DP bazen mızıkçı çocuklar gibi yaramazlık yapsa da CTH hükümetin bozulmaması için belli bir süre daha göz yumacak!


Sahte gübre davası geri çekilmeyecek!

Yine manşetlere düşen ve kamuoyunda tartışma yaratan sahte gübre davası.
Bu dava geri çekilecek mi çekilmeyecek mi?
Kooperatif Merkez Bankası’ndan istifa eden üç üyenin gerekçesi neydi?
Başbakan bu konuda bir kez daha kararlılıkla cevap verdi;
“Devleti zarara uğratan hiçbir dava geri çekilmez, çekilmesine de göz yummayız, zaten davalardan biri kesinleşti, bu dava nasıl geri çekilir ki…”
Peki ya üç üye niçin istifa etti?
“Sendika ile toplu sözleşme konusunda ikilem yaşadıkları için istifa ettiklerini zannediyorum…”
Umarız da öyledir!



Camilerin elektriği artık kesilmeyecek!

Malum son bir yıldır toplamda 7 milyon TL’lik borç nedeniyle camilerin elektriği kesiliyor ve bu da kamuoyunda epey tartışılıyor.
Başbakan’ın bu konuda sıkıntı yaşadığı belli!
Ama iyi niyetli oldukları da gözden kaçmıyor…
“Borcun 1 milyon TL’lik kısmı için bütçe yarattık, umarız gerisini de öder ve sorun kökünden çözülür” diyor…
Ama bu konuda Vakıflar İdaresi ile Din İşleri Dairesi için de artık düğmeye basılmalı ve her ikisi de gerekirse yeniden yapılandırılmalı!



“Yeni bir KTHY çok kolay değil”

Malum hükümetin küçük ortağı sürekli olarak yeni bir milli havayolundan dem vuruyor.
Allah duysun da KTHY geri gelsin!
Ama bunun çok kolay bir mesele olmadığını da herkes biliyor.
Özkan bey de bunun farkında ve bu konuda endişelerimiz var diye konuşuyor.
Bir kere bu konuda kaynak yok!
Sonra hadi KTHY yeniden hayata geçirildi, peki uçuş haklarını nasıl geri alacaklar?
Yani ayağı yere basan bir açıklama yapıyor.
Peki KTHY eski çalışanlarının alacakları?
O konuda da çok fazla vaat veremiyor;
“8 milyon TL’lik ödeme yaptık kaynak bulursak diğer kısmını da öderiz…”
Hadi bakalım duaya!


MESAJ KUTUSU


Sayın Taşer AYBAR, Belediyeler Birliği genel sekreteri olarak belediyeler için satın aldınız ihalesiz haşere ilaçlarının piyasa değerinden çok fazla olduğu yönünde şikayetler alıyoruz. İhale yoksa her zaman şaibeye davetiye vardır bilesiniz!

Sayın Kemal Deniz DANA, durum gösteriyor ki DP Lefkoşa’da aday göstermeyecek ve siz de bir adım daha Kadri beye yakınlaşacaksınız.

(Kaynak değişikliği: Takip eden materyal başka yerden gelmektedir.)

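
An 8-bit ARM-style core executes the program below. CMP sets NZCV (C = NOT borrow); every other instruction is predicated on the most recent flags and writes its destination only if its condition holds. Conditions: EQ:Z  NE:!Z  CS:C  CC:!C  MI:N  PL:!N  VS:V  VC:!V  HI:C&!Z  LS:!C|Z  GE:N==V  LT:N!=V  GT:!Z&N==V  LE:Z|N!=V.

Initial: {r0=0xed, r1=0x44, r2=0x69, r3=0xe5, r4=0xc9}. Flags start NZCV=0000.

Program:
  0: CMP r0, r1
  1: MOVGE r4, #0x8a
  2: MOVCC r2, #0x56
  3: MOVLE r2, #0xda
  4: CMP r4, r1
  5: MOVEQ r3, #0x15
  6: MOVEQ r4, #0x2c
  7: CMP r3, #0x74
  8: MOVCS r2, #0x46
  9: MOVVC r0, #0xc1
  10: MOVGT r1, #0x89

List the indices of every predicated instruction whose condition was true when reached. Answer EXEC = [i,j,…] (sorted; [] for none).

EXEC = [3,8]

[0] flags=1010 → (cmp)
[1] flags=1010 GE?F → skip
[2] flags=1010 CC?F → skip
[3] flags=1010 LE?T → r2=0xda
[4] flags=1010 → (cmp)
[5] flags=1010 EQ?F → skip
[6] flags=1010 EQ?F → skip
[7] flags=0011 → (cmp)
[8] flags=0011 CS?T → r2=0x46
[9] flags=0011 VC?F → skip
[10] flags=0011 GT?F → skip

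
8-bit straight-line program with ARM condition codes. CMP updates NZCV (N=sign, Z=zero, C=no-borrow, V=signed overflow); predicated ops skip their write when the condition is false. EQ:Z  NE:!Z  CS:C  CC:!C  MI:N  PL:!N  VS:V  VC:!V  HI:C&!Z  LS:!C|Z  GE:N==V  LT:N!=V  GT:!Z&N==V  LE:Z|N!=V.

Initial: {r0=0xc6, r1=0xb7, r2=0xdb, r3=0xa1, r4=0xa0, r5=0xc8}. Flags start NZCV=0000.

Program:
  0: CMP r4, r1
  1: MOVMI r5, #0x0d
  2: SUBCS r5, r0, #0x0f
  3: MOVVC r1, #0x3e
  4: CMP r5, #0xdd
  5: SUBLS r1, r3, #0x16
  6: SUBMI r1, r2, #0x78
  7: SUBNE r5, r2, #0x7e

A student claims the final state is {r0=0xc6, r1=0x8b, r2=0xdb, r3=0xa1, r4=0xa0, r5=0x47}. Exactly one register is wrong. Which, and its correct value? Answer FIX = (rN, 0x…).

0: ✓ CMP  NZCV=1000
1: ✓ MOVMI  r5←0x0d
2: · SUBCS
3: ✓ MOVVC  r1←0x3e
4: ✓ CMP  NZCV=0000
5: ✓ SUBLS  r1←0x8b
6: · SUBMI
7: ✓ SUBNE  r5←0x5d

FIX = (r5, 0x5d)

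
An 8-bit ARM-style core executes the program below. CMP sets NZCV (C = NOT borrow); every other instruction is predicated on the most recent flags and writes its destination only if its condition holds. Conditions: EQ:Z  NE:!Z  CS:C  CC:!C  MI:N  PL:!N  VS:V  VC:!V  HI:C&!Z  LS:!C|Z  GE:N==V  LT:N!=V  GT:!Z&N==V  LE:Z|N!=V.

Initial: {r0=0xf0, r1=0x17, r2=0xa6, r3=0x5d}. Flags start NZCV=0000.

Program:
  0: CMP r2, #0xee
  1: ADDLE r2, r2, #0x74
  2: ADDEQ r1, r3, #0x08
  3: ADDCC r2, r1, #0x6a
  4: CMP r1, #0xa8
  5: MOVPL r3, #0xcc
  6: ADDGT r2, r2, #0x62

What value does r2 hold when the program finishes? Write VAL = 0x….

VAL = 0xe3

[0] flags=1000 → (cmp)
[1] flags=1000 LE?T → r2=0x1a
[2] flags=1000 EQ?F → skip
[3] flags=1000 CC?T → r2=0x81
[4] flags=0000 → (cmp)
[5] flags=0000 PL?T → r3=0xcc
[6] flags=0000 GT?T → r2=0xe3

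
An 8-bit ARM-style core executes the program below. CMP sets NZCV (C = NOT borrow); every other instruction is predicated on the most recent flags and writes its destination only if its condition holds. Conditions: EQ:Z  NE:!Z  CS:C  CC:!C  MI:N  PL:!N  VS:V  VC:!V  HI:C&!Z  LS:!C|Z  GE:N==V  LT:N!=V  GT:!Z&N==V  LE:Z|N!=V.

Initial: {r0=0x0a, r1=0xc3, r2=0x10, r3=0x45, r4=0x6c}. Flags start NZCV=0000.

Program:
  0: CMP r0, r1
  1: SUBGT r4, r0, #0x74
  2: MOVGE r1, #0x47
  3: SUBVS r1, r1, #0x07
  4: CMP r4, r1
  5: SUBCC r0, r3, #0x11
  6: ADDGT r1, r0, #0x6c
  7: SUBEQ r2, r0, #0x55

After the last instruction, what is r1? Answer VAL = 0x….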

Bu konuda DP’den çıkacak kararı beklerken aman heyecan yapmayın olur mu?

Sayın Zorlu TÖRE, Cumartesi günü UBP Mağusa ilçe binasında sizi görenler bunun ilk mesaj olduğunu ve bu hafta içinde beklenen transferin gerçekleşeceği yorumunda bulundular. 500 bin TL meselesini hiç takmayın kafaya, Serdar bey o kadar da insafsız değil ya!

Sayın Mustafa EMİROĞLULARI, Mağusa’da sizin gibi bir şahsiyet varken partinizin başka adaya yönelmesine ne gerek var ki? Hadi naz yapmayı bırakın da partilinizi sevindirecek kararı bir an önce açıklayıp kolları sıvayın bakalım…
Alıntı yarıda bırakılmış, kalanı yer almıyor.